Ordo Iuris cited Polish laws defining a child as every human being from the moment of conception as well as a 2018 ruling by the constitutional court that confirmed an embryo’s right to life and the prohibition of treating any embryo as an object.

The district court in Radom came down on the mother’s side, noting that “since the embryo has already been created…the law treats the embryo as a conceived human life, which is subject to special protection and cannot be destroyed”, according to court documents.

“The participant [the ex-husband] should bear the consequences of his decisions and try to be the best father to the child, and not deprive the existing embryo of the right to life, and the biological mother of the possibility of giving birth to her own child,” added the court.

The ruling also mentioned the fact that it was the ex-husband who, during the marriage, “suggested undergoing an in vitro fertilisation procedure and urged the applicant [the wife] to do so”.

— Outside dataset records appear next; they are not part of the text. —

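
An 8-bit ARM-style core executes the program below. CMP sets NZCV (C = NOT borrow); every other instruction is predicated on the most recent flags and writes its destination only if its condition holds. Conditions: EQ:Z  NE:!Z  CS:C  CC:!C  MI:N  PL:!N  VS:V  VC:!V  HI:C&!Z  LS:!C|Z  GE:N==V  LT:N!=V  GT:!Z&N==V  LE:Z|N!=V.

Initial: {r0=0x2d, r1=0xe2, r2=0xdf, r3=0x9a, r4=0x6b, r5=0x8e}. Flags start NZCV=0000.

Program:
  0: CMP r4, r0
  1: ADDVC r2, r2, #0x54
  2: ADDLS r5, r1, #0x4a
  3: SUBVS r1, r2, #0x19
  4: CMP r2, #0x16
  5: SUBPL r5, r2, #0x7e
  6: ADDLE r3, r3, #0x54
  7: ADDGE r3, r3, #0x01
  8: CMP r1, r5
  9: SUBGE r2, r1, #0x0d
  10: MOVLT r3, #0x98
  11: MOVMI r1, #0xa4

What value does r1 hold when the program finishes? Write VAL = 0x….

VAL = 0xe2

[0] flags=0010 → (cmp)
[1] flags=0010 VC?T → r2=0x33
[2] flags=0010 LS?F → skip
[3] flags=0010 VS?F → skip
[4] flags=0010 → (cmp)
[5] flags=0010 PL?T → r5=0xb5
[6] flags=0010 LE?F → skip
[7] flags=0010 GE?T → r3=0x9b
[8] flags=0010 → (cmp)
[9] flags=0010 GE?T → r2=0xd5
[10] flags=0010 LT?F → skip
[11] flags=0010 MI?F → skip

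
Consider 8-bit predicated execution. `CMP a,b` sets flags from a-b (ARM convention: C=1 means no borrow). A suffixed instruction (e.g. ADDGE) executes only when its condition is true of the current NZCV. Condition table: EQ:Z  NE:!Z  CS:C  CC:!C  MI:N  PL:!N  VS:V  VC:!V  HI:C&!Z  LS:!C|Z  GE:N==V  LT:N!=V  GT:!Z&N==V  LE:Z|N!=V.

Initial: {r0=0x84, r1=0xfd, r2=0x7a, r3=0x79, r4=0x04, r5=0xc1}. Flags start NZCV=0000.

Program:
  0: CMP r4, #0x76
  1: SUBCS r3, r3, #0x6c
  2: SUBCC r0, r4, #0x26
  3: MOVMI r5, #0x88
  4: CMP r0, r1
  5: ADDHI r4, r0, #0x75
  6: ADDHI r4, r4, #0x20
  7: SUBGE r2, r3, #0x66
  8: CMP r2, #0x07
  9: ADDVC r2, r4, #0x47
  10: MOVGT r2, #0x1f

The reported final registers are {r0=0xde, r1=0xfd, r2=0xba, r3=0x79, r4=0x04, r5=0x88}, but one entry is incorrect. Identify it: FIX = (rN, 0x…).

FIX = (r2, 0x1f)

0: ✓ CMP  NZCV=1000
1: · SUBCS
2: ✓ SUBCC  r0←0xde
3: ✓ MOVMI  r5←0x88
4: ✓ CMP  NZCV=1000
5: · ADDHI
6: · ADDHI
7: · SUBGE
8: ✓ CMP  NZCV=0010
9: ✓ ADDVC  r2←0x4b
10: ✓ MOVGT  r2←0x1f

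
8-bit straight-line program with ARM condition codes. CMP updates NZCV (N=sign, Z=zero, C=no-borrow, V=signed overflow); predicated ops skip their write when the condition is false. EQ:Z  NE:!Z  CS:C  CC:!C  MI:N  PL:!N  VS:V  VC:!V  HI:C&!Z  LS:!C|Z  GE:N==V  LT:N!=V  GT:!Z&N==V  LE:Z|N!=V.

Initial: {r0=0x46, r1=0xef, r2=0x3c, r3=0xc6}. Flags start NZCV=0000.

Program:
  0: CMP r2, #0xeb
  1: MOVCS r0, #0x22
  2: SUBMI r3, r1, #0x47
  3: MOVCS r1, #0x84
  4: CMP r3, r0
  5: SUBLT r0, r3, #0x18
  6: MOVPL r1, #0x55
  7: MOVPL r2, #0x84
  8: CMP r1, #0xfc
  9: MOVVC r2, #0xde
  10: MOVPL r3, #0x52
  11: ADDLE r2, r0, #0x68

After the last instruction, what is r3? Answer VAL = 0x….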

The court also rejected the man’s claim that the new child should not be brought up in an incomplete family, arguing that “it should be noted that the participant himself, by deciding to leave his family and start a new one, deprived the minors of a full family life”.

The court therefore allowed the woman to use the embryo, recognising “the primacy of the protection of the embryo over the reproductive autonomy of the man”, the court documents explain.

IVF has long been a controversial issue in Poland. State funding for the procedure was ended by the former national-conservative Law and Justice (PiS) government in 2015. However, the more liberal ruling coalition that took power last December immediately restored it.